Cuando Hernán Cortés se disponía para su expedición hondureña, después de desembarcar en Ulúa el 13 o 14 de mayo de 1523, llegó a México el 17 o 18 de junio del mismo año la primera misión de doce franciscanos de la Observancia, hecho histórico de notable relieve, pues con ellos comenzó en Nueva España la evangelización ordenada y metódica. Una corazonada del Ministro General de la Orden franciscana, Francisco de Quiñones, asumida por el mismo Romano Pontífice, en 1524, le impulsó a enviar a Indias «un prelado con doce compañeros, porque éste fue el número que Cristo tomó de su compañía para hacer la conversión del mundo».

La prelacía recayó sobre la rica personalidad de fray Martín de Valencia. Le acompañaron: fray Francisco de Soto; Martín de Jesús o de la Coruña; Juan Juárez (o Suárez), quien, junto con fray Juan de Palos, hermano laico, murió en Florida; fray Antonio de Ciudad Rodrigo, quien se distinguió como hábil gobernante y defensor de los derechos de los indígenas; Toribio de Benavente o «Motolinía», fino observador de la naturaleza y de las costumbres de los nativos e infatigable escritor; fray García de Cisneros, primer Provincial de la recién creada Provincia; Luis de Fuensalida, quien renunció a la mitra de Michoacán; fray Juan de Ribas, defensor a ultranza del mantenimiento del espíritu de la reforma religiosa; fray Francisco Jiménez, quien recibió ya en Nueva España la ordenación sacerdotal, hábil canonista; y, por último, fray Andrés de Córdoba, también hermano laico.

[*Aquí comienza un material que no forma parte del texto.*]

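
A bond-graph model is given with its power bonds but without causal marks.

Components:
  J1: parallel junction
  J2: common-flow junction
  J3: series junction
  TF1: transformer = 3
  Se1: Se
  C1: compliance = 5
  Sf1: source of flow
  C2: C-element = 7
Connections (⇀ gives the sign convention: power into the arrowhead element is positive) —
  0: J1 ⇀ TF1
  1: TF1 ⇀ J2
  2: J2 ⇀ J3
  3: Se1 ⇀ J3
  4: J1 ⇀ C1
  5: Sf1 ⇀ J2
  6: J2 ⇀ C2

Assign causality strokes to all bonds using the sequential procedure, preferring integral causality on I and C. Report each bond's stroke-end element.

bond 3 stroke→J3  (Se1 (Se) sets effort on bond)
bond 5 stroke→Sf1  (source Sf1 imposes f)
bond 1 stroke→J2  (J2: bond 5 brought flow, rest push out)
bond 2 stroke→J2  (J2: bond 5 brought flow, rest push out)
bond 6 stroke→J2  (common-f at J2 fixed by 5)
bond 0 stroke→TF1  (TF1 one-in-one-out from 1)
bond 4 stroke→J1  (only one effort-in slot at J1)

bond 0 →TF1
bond 1 →J2
bond 2 →J2
bond 3 →J3
bond 4 →J1
bond 5 →Sf1
bond 6 →J2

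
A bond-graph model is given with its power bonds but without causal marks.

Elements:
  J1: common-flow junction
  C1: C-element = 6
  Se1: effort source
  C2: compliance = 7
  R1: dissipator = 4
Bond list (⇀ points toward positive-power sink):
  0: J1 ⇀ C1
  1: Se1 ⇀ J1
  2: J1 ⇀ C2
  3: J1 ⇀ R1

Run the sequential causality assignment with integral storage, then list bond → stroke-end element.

#1 →J1  (source Se1 imposes e)
#0 →J1  (C1 integral (e out))
#2 →J1  (C2 outputs effort q/C2)
#3 →R1  (closing 1-jn rule on J1)

#0 →J1
#1 →J1
#2 →J1
#3 →R1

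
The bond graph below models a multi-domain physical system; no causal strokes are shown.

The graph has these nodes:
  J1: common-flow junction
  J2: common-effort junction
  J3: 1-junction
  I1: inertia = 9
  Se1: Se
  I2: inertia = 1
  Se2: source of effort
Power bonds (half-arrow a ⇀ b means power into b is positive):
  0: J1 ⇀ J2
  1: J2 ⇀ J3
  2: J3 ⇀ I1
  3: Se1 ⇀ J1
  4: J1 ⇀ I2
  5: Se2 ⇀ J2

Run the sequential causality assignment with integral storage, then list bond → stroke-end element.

b3 |J1  (Se1 fixes effort; stroke away)
b5 |J2  (Se2 fixes effort; stroke away)
b0 |J1  (J2 effort already set via bond 5)
b1 |J3  (J2: bond 5 brought effort, rest push out)
b2 |I1  (closing 1-jn rule on J3)
b4 |I2  (only one flow-in slot at J1)

bond 0 →J1
bond 1 →J3
bond 2 →I1
bond 3 →J1
bond 4 →I2
bond 5 →J2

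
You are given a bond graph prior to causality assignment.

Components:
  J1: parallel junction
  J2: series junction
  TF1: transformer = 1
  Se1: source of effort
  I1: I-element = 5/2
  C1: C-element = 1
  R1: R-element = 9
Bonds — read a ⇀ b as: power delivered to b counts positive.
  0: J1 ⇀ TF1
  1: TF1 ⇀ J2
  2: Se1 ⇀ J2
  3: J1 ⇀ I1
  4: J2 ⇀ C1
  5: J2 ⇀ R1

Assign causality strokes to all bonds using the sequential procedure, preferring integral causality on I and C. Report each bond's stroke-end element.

#2 stroke at J2  (source Se1 imposes e)
#3 stroke at I1  (I1: I, integral causality)
#0 stroke at J1  (J1 needs exactly one e-in)
#1 stroke at TF1  (TF1 one-in-one-out from 0)
#4 stroke at J2  (J2: bond 1 brought flow, rest push out)
#5 stroke at J2  (J2: bond 1 brought flow, rest push out)

b0 stroke at J1
b1 stroke at TF1
b2 stroke at J2
b3 stroke at I1
b4 stroke at J2
b5 stroke at J2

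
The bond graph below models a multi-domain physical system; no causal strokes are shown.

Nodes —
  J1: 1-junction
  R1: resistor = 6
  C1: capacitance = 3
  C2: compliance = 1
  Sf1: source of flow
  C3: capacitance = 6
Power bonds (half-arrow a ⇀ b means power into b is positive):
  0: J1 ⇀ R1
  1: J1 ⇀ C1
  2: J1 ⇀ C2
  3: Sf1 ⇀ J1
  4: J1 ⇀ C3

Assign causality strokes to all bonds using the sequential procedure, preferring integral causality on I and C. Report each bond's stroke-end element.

b0 stroke at J1
b1 stroke at J1
b2 stroke at J1
b3 stroke at Sf1
b4 stroke at J1

bond 3 stroke→Sf1  (Sf1: flow source, stroke at near end)
bond 0 stroke→J1  (J1 flow already set via bond 3)
bond 1 stroke→J1  (J1 flow already set via bond 3)
bond 2 stroke→J1  (1-jn J1 has f-setter on 3)
bond 4 stroke→J1  (common-f at J1 fixed by 3)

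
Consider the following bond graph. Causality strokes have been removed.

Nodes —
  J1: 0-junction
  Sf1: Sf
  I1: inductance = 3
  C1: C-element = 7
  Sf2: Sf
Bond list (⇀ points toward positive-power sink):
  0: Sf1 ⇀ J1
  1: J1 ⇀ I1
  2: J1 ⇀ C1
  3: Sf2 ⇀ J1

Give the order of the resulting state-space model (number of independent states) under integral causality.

bond 0 stroke→Sf1  (Sf1 fixes flow; stroke at Sf1)
bond 3 stroke→Sf2  (Sf2: flow source, stroke at near end)
bond 1 stroke→I1  (I1 integral (f out))
bond 2 stroke→J1  (closing 0-jn rule on J1)

2  (C1, I1 all integral)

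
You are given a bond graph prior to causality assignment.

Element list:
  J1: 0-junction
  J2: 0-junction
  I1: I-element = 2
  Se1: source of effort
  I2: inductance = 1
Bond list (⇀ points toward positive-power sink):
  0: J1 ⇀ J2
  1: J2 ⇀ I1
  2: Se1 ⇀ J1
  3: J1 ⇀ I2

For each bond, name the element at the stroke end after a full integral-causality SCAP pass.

β0 |J2
β1 |I1
β2 |J1
β3 |I2

β2 stroke at J1  (source Se1 imposes e)
β0 stroke at J2  (J1: bond 2 brought effort, rest push out)
β3 stroke at I2  (J1: bond 2 brought effort, rest push out)
β1 stroke at I1  (0-jn J2 has e-setter on 0)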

Fieles a la consigna de no claudicar jamás de la pobreza franciscana, al desembarcar después de la larga travesía recorrieron a pie y descalzos las sesenta leguas que separan el puerto de Veracruz de la ciudad de México. Hernán Cortés los recibió con muestras de veneración y los agasajó solemnemente. Los franciscanos fueron un aldabonazo para los españoles y un descubrimiento para los indios. El contraste resultaba llamativo. Les seguían y les rodeaban los indios sin parar, hablando en el idioma local, del que los piadosos hijos de San Francisco no sacaban en limpio más que una constante repetición de la palabra «motolínea».

La insistencia de los nativos les picó la curiosidad y preguntaron qué significaba aquel vocablo. Les contestaron que quería decir «pobre» o «pobres». El impetuoso fray Toribio de Benavente, llevado de su entusiasmo, hizo de aquella palabra india su propio apellido. Una vez asentados en la región, pidieron a los caciques y principales que les enviasen sus hijos para educarlos en la fe cristiana. No les resultó fácil convencer a los respectivos progenitores, pero no se desalentaron, y los colegios franciscanos resultaron una institución de primer rango en el México cristiano. Además, se convencieron pronto de que era necesario dominar el idioma de los nativos y llegaron a ser maestros en un menester tan humanista. Celebraron un Capítulo franciscano y dividieron la extensa región en cuatro provincias, que fueron la base de la definitiva organización franciscana en tierras mexicanas.

Azulejo ubicado a las afueras del convento franciscano de Belvis de Monroy, Cáceres, que reproduce un mural del siglo XVI que se encuentra en la sala capitular del convento franciscano de Huejotzingo, Puebla. Convento de San Francisco, Belvís de Monroy, Cáceres, España.